As I was listening to the sermon I was reminded of John Irwin's Mystery to a Solution (a wonderful book), which discusses how Borges & Poe got around the problem of the ephemeral nature of mystery tales, ie. how do you get people to RE-read a tale that works somewhat mechanically to solve a puzzle? Why would a reader re-read a mystery if they already know the meaning of the "clues"? Very Borgesian, the idea of a circling text, endlessly re-read.

Was also thinking as he spoke of the article in Saturday NY Times by Edward Rothstein, about current interest among some theologians (including the new Archbishop of Canterbury) in the "productive ambiguity" of the resurrection texts. The Big Mystery : where's the Body? "Where the body lies, there the eagles (or vultures) will gather."

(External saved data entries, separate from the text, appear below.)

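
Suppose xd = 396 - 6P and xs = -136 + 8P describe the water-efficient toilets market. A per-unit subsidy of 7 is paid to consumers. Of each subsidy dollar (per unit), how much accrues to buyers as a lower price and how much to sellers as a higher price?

Buyers gain 4 per unit; sellers gain 3 per unit

Pre-subsidy: 396 - 6P = -136 + 8P gives P* = 38, x* = 168.
With the rebate, buyers effectively pay Pb = Ps − 7, where Ps is the price sellers receive.
Demand in terms of Ps becomes xd = 396 − 6(Ps − 7) = 438 - 6Ps. Setting this equal to supply: 438 - 6Ps = -136 + 8Ps, so Ps = 41.
Buyers pay Pb = 41 − 7 = 34; x' = -136 + 8·41 = 192.
Buyers' price falls by P* − Pb = 38 − 34 = 4; sellers' price rises by Ps − P* = 41 − 38 = 3.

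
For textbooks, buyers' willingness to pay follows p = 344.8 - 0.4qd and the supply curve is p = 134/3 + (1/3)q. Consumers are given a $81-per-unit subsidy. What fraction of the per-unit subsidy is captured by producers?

Producer share = 5/11

Pre-subsidy: 344.8 - 0.4q = 134/3 + (1/3)q gives q* = 4502/11 and p* = 1992/11.
With the rebate, buyers effectively pay pb = ps − 81, where ps is the price sellers receive.
On the curves, pb = 344.8 - 0.4q and ps = 134/3 + (1/3)q; the wedge ps − pb = 81 gives 134/3 + (1/3)q − (344.8 - 0.4q) = 81, so q' = 5717/11.
Then pb = 344.8 − 0.4·(5717/11) = 1506/11 and ps = 134/3 + (1/3)·(5717/11) = 2397/11.
Buyers' price falls by p* − pb = 1992/11 − 1506/11 = 486/11; sellers' price rises by ps − p* = 2397/11 − 1992/11 = 405/11.
So producers capture (405/11)/81 = 5/11 of each unit of subsidy.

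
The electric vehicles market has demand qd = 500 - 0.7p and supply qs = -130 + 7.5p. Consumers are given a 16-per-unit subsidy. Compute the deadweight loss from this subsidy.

Pre-subsidy: 500 - 0.7p = -130 + 7.5p gives p* = 3150/41, q* = 18295/41.
With the rebate, buyers effectively pay pb = ps − 16, where ps is the price sellers receive.
Demand in terms of ps becomes qd = 500 − 0.7(ps − 16) = 511.2 - 0.7ps. Setting this equal to supply: 511.2 - 0.7ps = -130 + 7.5ps, so ps = 3206/41.
Buyers pay pb = 3206/41 − 16 = 2550/41; q' = -130 + 7.5·(3206/41) = 18715/41.
The subsidy expands output by 18715/41 − 18295/41 = 420/41 past the efficient level; on those units the gap between marginal cost and willingness to pay runs from 0 up to 16.
DWL = ½ × 16 × 420/41 = 3360/41.

Deadweight loss = 3360/41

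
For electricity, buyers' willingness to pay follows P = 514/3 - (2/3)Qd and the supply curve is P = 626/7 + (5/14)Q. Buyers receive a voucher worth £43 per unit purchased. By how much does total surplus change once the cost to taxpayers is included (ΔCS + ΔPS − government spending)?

Net change in total surplus = -£903

Pre-subsidy: 514/3 - (2/3)Q = 626/7 + (5/14)Q gives Q* = 80 and P* = 118.
With the rebate, buyers effectively pay Pb = Ps − 43, where Ps is the price sellers receive.
On the curves, Pb = 514/3 - (2/3)Q and Ps = 626/7 + (5/14)Q; the wedge Ps − Pb = 43 gives 626/7 + (5/14)Q − (514/3 - (2/3)Q) = 43, so Q' = 122.
Then Pb = 514/3 − (2/3)·122 = 90 and Ps = 626/7 + (5/14)·122 = 133.
ΔCS = ½(80 + 122)(118 − 90) = 2828; ΔPS = ½(80 + 122)(133 − 118) = 1515.
Government spending = 43 × 122 = 5246.
Net change = 2828 + 1515 − 5246 = -903. The loss equals the DWL triangle ½·43·42.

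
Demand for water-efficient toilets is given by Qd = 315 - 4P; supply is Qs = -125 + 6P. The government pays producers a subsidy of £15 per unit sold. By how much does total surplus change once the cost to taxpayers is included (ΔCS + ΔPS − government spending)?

Net change in total surplus = -£270

Pre-subsidy: 315 - 4P = -125 + 6P gives P* = 44, Q* = 139.
With the subsidy, sellers receive Ps = Pb + 15 for each unit, where Pb is the price buyers pay.
Supply in terms of Pb becomes Qs = -125 + 6(Pb + 15) = -35 + 6Pb. Setting this equal to demand: 315 - 4Pb = -35 + 6Pb, so Pb = 35.
Sellers receive Ps = 35 + 15 = 50; Q' = 315 − 4·35 = 175.
ΔCS = ½(139 + 175)(44 − 35) = 1413; ΔPS = ½(139 + 175)(50 − 44) = 942.
Government spending = 15 × 175 = 2625.
Net change = 1413 + 942 − 2625 = -270. The loss equals the DWL triangle ½·15·36.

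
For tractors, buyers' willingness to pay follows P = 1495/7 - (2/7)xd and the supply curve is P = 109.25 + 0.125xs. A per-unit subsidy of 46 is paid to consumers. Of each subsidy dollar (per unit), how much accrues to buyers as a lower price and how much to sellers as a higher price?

Buyers gain 32 per unit; sellers gain 14 per unit

Pre-subsidy: 1495/7 - (2/7)x = 109.25 + 0.125x gives x* = 254 and P* = 141.
With the rebate, buyers effectively pay Pb = Ps − 46, where Ps is the price sellers receive.
On the curves, Pb = 1495/7 - (2/7)x and Ps = 109.25 + 0.125x; the wedge Ps − Pb = 46 gives 109.25 + 0.125x − (1495/7 - (2/7)x) = 46, so x' = 366.
Then Pb = 1495/7 − (2/7)·366 = 109 and Ps = 109.25 + 0.125·366 = 155.
Buyers' price falls by P* − Pb = 141 − 109 = 32; sellers' price rises by Ps − P* = 155 − 141 = 14.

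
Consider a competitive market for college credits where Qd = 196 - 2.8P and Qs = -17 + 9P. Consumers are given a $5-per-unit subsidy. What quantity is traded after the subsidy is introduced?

Pre-subsidy: 196 - 2.8P = -17 + 9P gives P* = 1065/59, Q* = 8582/59.
With the rebate, buyers effectively pay Pb = Ps − 5, where Ps is the price sellers receive.
Demand in terms of Ps becomes Qd = 196 − 2.8(Ps − 5) = 210 - 2.8Ps. Setting this equal to supply: 210 - 2.8Ps = -17 + 9Ps, so Ps = 1135/59.
Buyers pay Pb = 1135/59 − 5 = 840/59; Q' = -17 + 9·(1135/59) = 9212/59.

Q' = 9212/59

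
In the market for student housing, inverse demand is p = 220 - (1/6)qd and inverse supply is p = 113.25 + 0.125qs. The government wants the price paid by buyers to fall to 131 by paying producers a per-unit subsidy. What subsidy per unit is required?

At a buyer price of 131, quantity demanded is 1320 − 6·131 = 534.
Sellers supply 534 only when they receive ps = 113.25 + 0.125·534 = 180.
s = ps − pb = 180 − 131 = 49.

Required subsidy s = 49 per unit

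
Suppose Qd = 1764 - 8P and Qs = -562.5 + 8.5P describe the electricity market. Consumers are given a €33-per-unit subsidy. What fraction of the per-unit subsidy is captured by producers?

Producer share = 16/33

Pre-subsidy: 1764 - 8P = -562.5 + 8.5P gives P* = 141, Q* = 636.
With the rebate, buyers effectively pay Pb = Ps − 33, where Ps is the price sellers receive.
Demand in terms of Ps becomes Qd = 1764 − 8(Ps − 33) = 2028 - 8Ps. Setting this equal to supply: 2028 - 8Ps = -562.5 + 8.5Ps, so Ps = 157.
Buyers pay Pb = 157 − 33 = 124; Q' = -562.5 + 8.5·157 = 772.
Buyers' price falls by P* − Pb = 141 − 124 = 17; sellers' price rises by Ps − P* = 157 − 141 = 16.
So producers capture 16/33 = 16/33 of each unit of subsidy.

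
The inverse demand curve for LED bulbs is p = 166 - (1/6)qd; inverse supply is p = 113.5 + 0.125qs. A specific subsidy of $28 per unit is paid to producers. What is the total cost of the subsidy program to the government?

Government cost = $7728

Pre-subsidy: 166 - (1/6)q = 113.5 + 0.125q gives q* = 180 and p* = 136.
With the subsidy, sellers receive ps = pb + 28 for each unit, where pb is the price buyers pay.
On the curves, pb = 166 - (1/6)q and ps = 113.5 + 0.125q; the wedge ps − pb = 28 gives 113.5 + 0.125q − (166 - (1/6)q) = 28, so q' = 276.
Then pb = 166 − (1/6)·276 = 120 and ps = 113.5 + 0.125·276 = 148.
Government outlay = subsidy × quantity = 28 × 276 = 7728.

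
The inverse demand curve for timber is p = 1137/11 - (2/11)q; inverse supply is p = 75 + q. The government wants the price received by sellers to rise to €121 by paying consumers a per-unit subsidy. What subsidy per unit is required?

Required subsidy s = €26 per unit

At a seller price of 121, quantity supplied is -75 + 1·121 = 46.
Buyers absorb 46 only when they pay pb = 1137/11 − (2/11)·46 = 95.
s = ps − pb = 121 − 95 = 26.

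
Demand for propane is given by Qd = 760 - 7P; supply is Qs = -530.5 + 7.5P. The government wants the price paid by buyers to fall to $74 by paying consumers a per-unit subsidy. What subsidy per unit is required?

Required subsidy s = $29 per unit

At a buyer price of 74, quantity demanded is 760 − 7·74 = 242.
Sellers supply 242 only when they receive Ps with -530.5 + 7.5·Ps = 242, i.e. Ps = 103.
s = Ps − Pb = 103 − 74 = 29.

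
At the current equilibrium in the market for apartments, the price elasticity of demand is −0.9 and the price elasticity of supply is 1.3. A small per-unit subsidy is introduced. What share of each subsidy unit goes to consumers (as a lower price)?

Consumer share = 13/22

For a small subsidy around the equilibrium, the benefit split depends on the relative slopes, which at a point are proportional to the elasticities.
Buyer share = εs/(εs + |εd|) = 1.3/(1.3 + 0.9) = 13/22; seller share = |εd|/(εs + |εd|) = 9/22.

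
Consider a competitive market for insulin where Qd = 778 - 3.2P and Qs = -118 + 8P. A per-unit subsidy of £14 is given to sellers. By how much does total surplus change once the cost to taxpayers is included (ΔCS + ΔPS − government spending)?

Net change in total surplus = -£224

Pre-subsidy: 778 - 3.2P = -118 + 8P gives P* = 80, Q* = 522.
With the subsidy, sellers receive Ps = Pb + 14 for each unit, where Pb is the price buyers pay.
Supply in terms of Pb becomes Qs = -118 + 8(Pb + 14) = -6 + 8Pb. Setting this equal to demand: 778 - 3.2Pb = -6 + 8Pb, so Pb = 70.
Sellers receive Ps = 70 + 14 = 84; Q' = 778 − 3.2·70 = 554.
ΔCS = ½(522 + 554)(80 − 70) = 5380; ΔPS = ½(522 + 554)(84 − 80) = 2152.
Government spending = 14 × 554 = 7756.
Net change = 5380 + 2152 − 7756 = -224. The loss equals the DWL triangle ½·14·32.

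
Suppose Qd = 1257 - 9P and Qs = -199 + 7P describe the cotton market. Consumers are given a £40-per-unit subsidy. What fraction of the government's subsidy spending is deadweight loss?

DWL / government spending = 105/794

Pre-subsidy: 1257 - 9P = -199 + 7P gives P* = 91, Q* = 438.
With the rebate, buyers effectively pay Pb = Ps − 40, where Ps is the price sellers receive.
Demand in terms of Ps becomes Qd = 1257 − 9(Ps − 40) = 1617 - 9Ps. Setting this equal to supply: 1617 - 9Ps = -199 + 7Ps, so Ps = 113.5.
Buyers pay Pb = 113.5 − 40 = 73.5; Q' = -199 + 7·113.5 = 595.5.
ΔCS = ½(438 + 595.5)(91 − 73.5) = 9043.125; ΔPS = ½(438 + 595.5)(113.5 − 91) = 11626.875.
Government spending = 40 × 595.5 = 23820.
DWL = ½ × 40 × (595.5 − 438) = 3150; fraction = 3150 / 23820 = 105/794.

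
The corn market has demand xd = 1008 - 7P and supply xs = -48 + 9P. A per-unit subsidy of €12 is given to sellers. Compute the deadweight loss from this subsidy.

Pre-subsidy: 1008 - 7P = -48 + 9P gives P* = 66, x* = 546.
With the subsidy, sellers receive Ps = Pb + 12 for each unit, where Pb is the price buyers pay.
Supply in terms of Pb becomes xs = -48 + 9(Pb + 12) = 60 + 9Pb. Setting this equal to demand: 1008 - 7Pb = 60 + 9Pb, so Pb = 59.25.
Sellers receive Ps = 59.25 + 12 = 71.25; x' = 1008 − 7·59.25 = 593.25.
The subsidy expands output by 593.25 − 546 = 47.25 past the efficient level; on those units the gap between marginal cost and willingness to pay runs from 0 up to 12.
DWL = ½ × 12 × 47.25 = 283.5.

Deadweight loss = €283.5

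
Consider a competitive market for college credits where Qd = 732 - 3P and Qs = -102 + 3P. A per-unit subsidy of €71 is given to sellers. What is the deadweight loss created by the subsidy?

Deadweight loss = €3780.75

Pre-subsidy: 732 - 3P = -102 + 3P gives P* = 139, Q* = 315.
With the subsidy, sellers receive Ps = Pb + 71 for each unit, where Pb is the price buyers pay.
Supply in terms of Pb becomes Qs = -102 + 3(Pb + 71) = 111 + 3Pb. Setting this equal to demand: 732 - 3Pb = 111 + 3Pb, so Pb = 103.5.
Sellers receive Ps = 103.5 + 71 = 174.5; Q' = 732 − 3·103.5 = 421.5.
The subsidy expands output by 421.5 − 315 = 106.5 past the efficient level; on those units the gap between marginal cost and willingness to pay runs from 0 up to 71.
DWL = ½ × 71 × 106.5 = 3780.75.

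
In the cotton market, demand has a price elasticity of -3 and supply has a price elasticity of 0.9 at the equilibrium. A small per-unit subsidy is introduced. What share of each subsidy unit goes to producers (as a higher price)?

For a small subsidy around the equilibrium, the benefit split depends on the relative slopes, which at a point are proportional to the elasticities.
Buyer share = εs/(εs + |εd|) = 0.9/(0.9 + 3) = 3/13; seller share = |εd|/(εs + |εd|) = 10/13.
So producers capture 10/13 of the subsidy.

Producer share = 10/13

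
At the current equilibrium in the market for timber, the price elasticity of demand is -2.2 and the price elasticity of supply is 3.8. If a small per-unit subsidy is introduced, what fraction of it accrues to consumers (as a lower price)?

For a small subsidy around the equilibrium, the benefit split depends on the relative slopes, which at a point are proportional to the elasticities.
Buyer share = εs/(εs + |εd|) = 3.8/(3.8 + 2.2) = 19/30; seller share = |εd|/(εs + |εd|) = 11/30.

Consumer share = 19/30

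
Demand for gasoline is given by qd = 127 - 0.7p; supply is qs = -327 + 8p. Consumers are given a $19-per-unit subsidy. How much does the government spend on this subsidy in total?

Pre-subsidy: 127 - 0.7p = -327 + 8p gives p* = 4540/87, q* = 7871/87.
With the rebate, buyers effectively pay pb = ps − 19, where ps is the price sellers receive.
Demand in terms of ps becomes qd = 127 − 0.7(ps − 19) = 140.3 - 0.7ps. Setting this equal to supply: 140.3 - 0.7ps = -327 + 8ps, so ps = 4673/87.
Buyers pay pb = 4673/87 − 19 = 3020/87; q' = -327 + 8·(4673/87) = 8935/87.
Government outlay = subsidy × quantity = 19 × 8935/87 = 169765/87.

Government cost = 169765/87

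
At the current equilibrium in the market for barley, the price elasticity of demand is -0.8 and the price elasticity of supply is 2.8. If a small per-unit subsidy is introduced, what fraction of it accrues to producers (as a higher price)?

For a small subsidy around the equilibrium, the benefit split depends on the relative slopes, which at a point are proportional to the elasticities.
Buyer share = εs/(εs + |εd|) = 2.8/(2.8 + 0.8) = 7/9; seller share = |εd|/(εs + |εd|) = 2/9.
So producers capture 2/9 of the subsidy.

Producer share = 2/9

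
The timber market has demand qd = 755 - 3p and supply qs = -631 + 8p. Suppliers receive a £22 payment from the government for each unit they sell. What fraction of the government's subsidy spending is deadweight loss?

DWL / government spending = 24/425

Pre-subsidy: 755 - 3p = -631 + 8p gives p* = 126, q* = 377.
With the subsidy, sellers receive ps = pb + 22 for each unit, where pb is the price buyers pay.
Supply in terms of pb becomes qs = -631 + 8(pb + 22) = -455 + 8pb. Setting this equal to demand: 755 - 3pb = -455 + 8pb, so pb = 110.
Sellers receive ps = 110 + 22 = 132; q' = 755 − 3·110 = 425.
ΔCS = ½(377 + 425)(126 − 110) = 6416; ΔPS = ½(377 + 425)(132 − 126) = 2406.
Government spending = 22 × 425 = 9350.
DWL = ½ × 22 × (425 − 377) = 528; fraction = 528 / 9350 = 24/425.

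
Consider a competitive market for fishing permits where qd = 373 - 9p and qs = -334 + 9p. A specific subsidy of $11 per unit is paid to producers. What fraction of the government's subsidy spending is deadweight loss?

Pre-subsidy: 373 - 9p = -334 + 9p gives p* = 707/18, q* = 19.5.
With the subsidy, sellers receive ps = pb + 11 for each unit, where pb is the price buyers pay.
Supply in terms of pb becomes qs = -334 + 9(pb + 11) = -235 + 9pb. Setting this equal to demand: 373 - 9pb = -235 + 9pb, so pb = 304/9.
Sellers receive ps = 304/9 + 11 = 403/9; q' = 373 − 9·(304/9) = 69.
ΔCS = ½(19.5 + 69)(707/18 − 304/9) = 243.375; ΔPS = ½(19.5 + 69)(403/9 − 707/18) = 243.375.
Government spending = 11 × 69 = 759.
DWL = ½ × 11 × (69 − 19.5) = 272.25; fraction = 272.25 / 759 = 33/92.

DWL / government spending = 33/92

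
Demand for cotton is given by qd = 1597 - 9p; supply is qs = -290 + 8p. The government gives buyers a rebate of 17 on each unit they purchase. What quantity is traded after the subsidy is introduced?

q' = 670

Pre-subsidy: 1597 - 9p = -290 + 8p gives p* = 111, q* = 598.
With the rebate, buyers effectively pay pb = ps − 17, where ps is the price sellers receive.
Demand in terms of ps becomes qd = 1597 − 9(ps − 17) = 1750 - 9ps. Setting this equal to supply: 1750 - 9ps = -290 + 8ps, so ps = 120.
Buyers pay pb = 120 − 17 = 103; q' = -290 + 8·120 = 670.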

That the earliest gospel might work as a "circular" text would seem to be of special interest to writers. If the empty tomb scene is not one of triumphalism but of fear & trembling, & while sending the disciples back to a literal Galilee, sends the reader back to the beginning of the narrative, to a literary Galilee - this would seem to appeal to a certain sense that writers have, of the interpenetration of text & "life". That is, writers would find, or re-discover, the "Resurrected Life" particularly in the written record, the recounting, the news of that life's beginning actions.

But this sense of "re-reading" reality has consequences for our notions of time & history, immanence & transcendence. Eternity & transcendence & resurrection might interpenetrate time & mortality & history in a way analogous to the way we "read" reality in texts : as though everything is there, in front of us, but hidden, until we're able to "read" it right. Reading as perception (listening).